For a project, I had to dive into OpenCL: things are going fairly well except now that I need atomic operations.
I'm executing the OpenCL code on top of an Nvidia GPU, with the last drivers. clGetDeviceInfo()
querying CL_DEVICE_VERSION
returns me:
OpenCL 1.0 CUDA
, hence I guess I have to refer to the OpenCL 1.0 specs.

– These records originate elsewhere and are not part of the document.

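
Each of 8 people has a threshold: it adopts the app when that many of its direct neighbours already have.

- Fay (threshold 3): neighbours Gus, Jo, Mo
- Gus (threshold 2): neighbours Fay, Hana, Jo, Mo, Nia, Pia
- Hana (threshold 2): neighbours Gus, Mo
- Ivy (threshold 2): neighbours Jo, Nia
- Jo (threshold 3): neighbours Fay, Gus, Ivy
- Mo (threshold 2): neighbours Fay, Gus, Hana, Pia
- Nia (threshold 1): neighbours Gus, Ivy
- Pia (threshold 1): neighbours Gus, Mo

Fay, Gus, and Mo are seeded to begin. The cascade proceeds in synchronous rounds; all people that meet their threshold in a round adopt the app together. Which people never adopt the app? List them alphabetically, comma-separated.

Round 1 — Fay, Gus, Mo adopt the app (initial).
Round 2 — checking thresholds:
  Hana: 2 of 2 neighbours ≥ 2, adopts the app.
  Jo: 2 of 3 neighbours < 3, holds.
  Nia: 1 of 2 neighbours ≥ 1, adopts the app.
  Pia: 2 of 2 neighbours ≥ 1, adopts the app.
Round 3 — no new adoptions; cascade stops.

Ivy, Jo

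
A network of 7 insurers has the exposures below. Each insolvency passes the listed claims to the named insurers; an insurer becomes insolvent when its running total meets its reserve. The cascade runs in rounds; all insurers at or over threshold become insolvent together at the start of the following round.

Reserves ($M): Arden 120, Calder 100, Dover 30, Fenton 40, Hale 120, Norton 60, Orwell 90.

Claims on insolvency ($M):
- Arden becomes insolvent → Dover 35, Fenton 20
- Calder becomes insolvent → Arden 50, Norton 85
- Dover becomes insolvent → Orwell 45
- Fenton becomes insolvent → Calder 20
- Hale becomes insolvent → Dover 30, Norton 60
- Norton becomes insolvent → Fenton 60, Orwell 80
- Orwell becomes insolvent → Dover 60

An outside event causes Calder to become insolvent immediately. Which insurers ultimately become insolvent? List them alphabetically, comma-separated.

Round 1 — Calder becomes insolvent (initial).
  Arden: +50 → 50 < 120
  Norton: +85 → 85 ≥ 60
Round 2 — Norton becomes insolvent.
  Fenton: +60 → 60 ≥ 40
  Orwell: +80 → 80 < 90
Round 3 — Fenton becomes insolvent.
No further insolvencies.

Calder, Fenton, Norton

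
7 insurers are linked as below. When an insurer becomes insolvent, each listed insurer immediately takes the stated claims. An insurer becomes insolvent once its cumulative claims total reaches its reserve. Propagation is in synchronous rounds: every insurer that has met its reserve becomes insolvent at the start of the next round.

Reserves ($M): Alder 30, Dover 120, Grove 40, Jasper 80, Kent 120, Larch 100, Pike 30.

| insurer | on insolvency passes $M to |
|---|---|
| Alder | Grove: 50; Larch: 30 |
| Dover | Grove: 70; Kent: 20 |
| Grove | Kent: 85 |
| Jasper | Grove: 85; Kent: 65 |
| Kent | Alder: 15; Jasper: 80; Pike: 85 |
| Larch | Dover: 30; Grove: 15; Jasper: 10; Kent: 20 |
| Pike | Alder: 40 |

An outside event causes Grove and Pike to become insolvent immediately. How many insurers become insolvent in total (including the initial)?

3

Round 1 — Grove, Pike become insolvent (initial).
  Alder: +40 → 40 ≥ 30
  Kent: +85 → 85 < 120
Round 2 — Alder becomes insolvent.
  Larch: +30 → 30 < 100
No further insolvencies.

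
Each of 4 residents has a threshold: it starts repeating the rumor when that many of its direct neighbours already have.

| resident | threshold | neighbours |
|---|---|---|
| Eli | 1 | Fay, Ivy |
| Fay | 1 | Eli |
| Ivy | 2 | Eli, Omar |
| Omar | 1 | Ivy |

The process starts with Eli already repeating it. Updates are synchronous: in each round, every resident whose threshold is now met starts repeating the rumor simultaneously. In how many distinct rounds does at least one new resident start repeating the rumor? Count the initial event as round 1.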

I started using an atom_add
operation in my kernel on a __global int* vnumber
buffer:
atom_add(&vnumber[0], 1);
. This gave me clearly wrong results. Thus, as an additional check, I have moved the add instruction at the beginning of the kernel, so that it is executed for each thread. When the kernel is launched with 512 x 512 threads, the content of vnumber[0]
is: 524288
, which is exactly 2 x 512 x 512, two times the value that I should get. The funny thing is that by changing the add operation to atom_add(&vnumber[0], 2);
, the returned value is 65536
, again two times what I should get.
Did someone already experienced something similar? Am I missing something very basic? I have checked the correctness of data types but it seems ok (I'm using *int
buffer, and allocating it with sizeof(cl_int)
).
You are using atom_add, which is an OpenCL 1.0 extension for local memory. Yet you are passing it global memory. Instead, try OpenCL 1.1's atomic_add, which works with global memory.